National Grid Metering is a subsidiary of National Grid and National Grid Gas (NGG), providing metering services to around 15 million of NGG’s traditional gas meters within Britains’ regulated gas market.
National Grid was invited to accept the role of national metering manager by the regulator Ofgem, in its decision document on transmission and gas distribution price controls published July 25. National Grid was also asked, prior to the introduction of the new obligations and arrangements, to undertake a pricing consultation to review the associated regulated metering tariffs, in place since 2002.
In the consultation document National Grid Metering states that the national meter manager role centers on a national obligation for domestic meter services to be provided on request (meter provider of last resort or MPOLR). However, the company needs to understand what taking on this commitment might look like and how many meter installation requests it might generate before the obligation falls away. It is also necessary to consider the types of meters being requested – prepayment meters are generally more expensive to install and maintain than credit meters so the ratio in the overall meter population will be important.

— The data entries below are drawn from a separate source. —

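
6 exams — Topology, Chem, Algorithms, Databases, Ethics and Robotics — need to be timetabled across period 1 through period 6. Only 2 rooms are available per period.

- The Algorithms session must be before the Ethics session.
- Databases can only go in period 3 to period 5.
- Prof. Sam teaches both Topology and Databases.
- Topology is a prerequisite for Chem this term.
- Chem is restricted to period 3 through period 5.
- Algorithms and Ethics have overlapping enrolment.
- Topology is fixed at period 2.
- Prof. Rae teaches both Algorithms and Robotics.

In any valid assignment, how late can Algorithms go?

period 5

Downstream work caps Algorithms at period 5.
Algorithms at period 5 is achievable: Chem -> period 3, Ethics -> period 6, Algorithms -> period 5, Topology -> period 2, Robotics -> period 1, Databases -> period 3.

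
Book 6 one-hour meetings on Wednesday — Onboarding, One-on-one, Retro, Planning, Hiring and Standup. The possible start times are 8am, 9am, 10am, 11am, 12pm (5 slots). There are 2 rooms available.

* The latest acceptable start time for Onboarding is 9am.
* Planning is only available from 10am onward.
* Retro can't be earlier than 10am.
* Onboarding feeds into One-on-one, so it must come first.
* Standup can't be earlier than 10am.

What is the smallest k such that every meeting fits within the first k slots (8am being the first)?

The precedence chain requires at least 2 distinct slots.
With at most 2 per slot and 6 meetings, at least 3 slots are needed.
Retro can't be placed before 10am — that is slot 3 counting from 8am — so the schedule must run through at least 3 slots.
Could 3 slots be enough, i.e. nothing placed later than 10am? No: Retro's window within 3 slots is {10am}; Planning's window within 3 slots is {10am}; Standup's window within 3 slots is {10am}; that puts Retro, Planning and Standup all in 10am — more than 2 per slot.
So 3 slots is not enough.
4 works (last occupied slot: 11am): for example Retro=10am, Hiring=8am, Planning=10am, Onboarding=8am, One-on-one=9am, Standup=11am.

4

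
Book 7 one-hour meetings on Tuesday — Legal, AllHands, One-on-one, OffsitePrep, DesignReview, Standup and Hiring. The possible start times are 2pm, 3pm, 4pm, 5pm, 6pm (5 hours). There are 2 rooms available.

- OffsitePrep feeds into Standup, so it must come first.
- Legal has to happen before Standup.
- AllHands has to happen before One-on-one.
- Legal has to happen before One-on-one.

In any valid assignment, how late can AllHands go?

5pm

Downstream work caps AllHands at 5pm.
AllHands at 5pm is achievable: OffsitePrep=2pm; Standup=3pm; Legal=2pm; AllHands=5pm; Hiring=4pm; One-on-one=6pm; DesignReview=3pm.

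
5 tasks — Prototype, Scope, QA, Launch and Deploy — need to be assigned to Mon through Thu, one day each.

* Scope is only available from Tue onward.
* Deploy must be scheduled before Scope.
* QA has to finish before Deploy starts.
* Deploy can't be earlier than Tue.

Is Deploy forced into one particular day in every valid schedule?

Deploy can be Tue (e.g. Launch -> Mon; QA -> Mon; Deploy -> Tue; Prototype -> Mon; Scope -> Wed) or Wed (e.g. QA in Mon; Launch in Mon; Prototype in Mon; Deploy in Wed; Scope in Thu).

No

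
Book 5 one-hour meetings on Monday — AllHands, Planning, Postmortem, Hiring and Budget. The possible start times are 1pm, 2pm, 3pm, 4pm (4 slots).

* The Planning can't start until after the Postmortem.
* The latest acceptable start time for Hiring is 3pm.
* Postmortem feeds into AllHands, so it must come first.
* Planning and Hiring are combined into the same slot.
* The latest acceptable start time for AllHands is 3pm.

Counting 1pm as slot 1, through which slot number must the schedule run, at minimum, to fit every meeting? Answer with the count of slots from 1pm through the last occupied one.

The precedence chain requires at least 2 distinct slots.
2 works (last occupied slot: 2pm): for example AllHands -> 2pm, Planning -> 2pm, Budget -> 1pm, Postmortem -> 1pm, Hiring -> 2pm.

2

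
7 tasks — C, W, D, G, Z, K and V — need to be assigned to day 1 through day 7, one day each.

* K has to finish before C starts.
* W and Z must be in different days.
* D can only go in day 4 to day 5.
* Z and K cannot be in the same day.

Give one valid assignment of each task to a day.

G=day 1, V=day 1, D=day 4, W=day 1, K=day 1, Z=day 2, C=day 2

Checking: K(day 1) before C(day 2); W(day 1) != Z(day 2); Z(day 2) != K(day 1); D=day 4 in [day 4,day 5].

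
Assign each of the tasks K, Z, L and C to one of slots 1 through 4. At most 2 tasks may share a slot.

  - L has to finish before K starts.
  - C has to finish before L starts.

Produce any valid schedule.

Z in 1; K in 3; L in 2; C in 1

Checking: C(1) before L(2); L(2) before K(3); max 2 per slot (cap 2).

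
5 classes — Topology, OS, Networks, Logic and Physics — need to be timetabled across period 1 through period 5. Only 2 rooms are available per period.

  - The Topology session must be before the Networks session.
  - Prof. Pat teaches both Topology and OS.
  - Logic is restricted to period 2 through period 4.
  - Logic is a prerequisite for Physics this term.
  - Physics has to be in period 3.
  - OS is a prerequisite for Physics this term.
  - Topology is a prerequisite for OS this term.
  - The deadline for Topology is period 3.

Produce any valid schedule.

Networks -> period 3, Physics -> period 3, OS -> period 2, Topology -> period 1, Logic -> period 2

Checking: Logic(period 2) before Physics(period 3); Topology(period 1) before OS(period 2); Topology(period 1) before Networks(period 3); OS(period 2) before Physics(period 3); Topology(period 1) != OS(period 2); Physics=period 3 in [period 3,period 3]; Logic=period 2 in [period 2,period 4]; Topology=period 1 in [period 1,period 3]; max 2 per period (cap 2).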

In addition to the specific role and obligations of the national meter manager, other proposed issues for the pricing consultation include:
- Traditional meter displacement rates to achieve the smart rollout timetable
- Regulatory asset value (RAV) allocation methodologies for domestic and I&C businesses
- Meter provision and metering services prices
- The period to which the pricing determination should apply
- Provision of supporting services.
The consultation for pricing is to run from mid-September until the end of October, then the final proposals would then be delivered to Ofgem by mid- December for the end of the year, when the final plans will be made.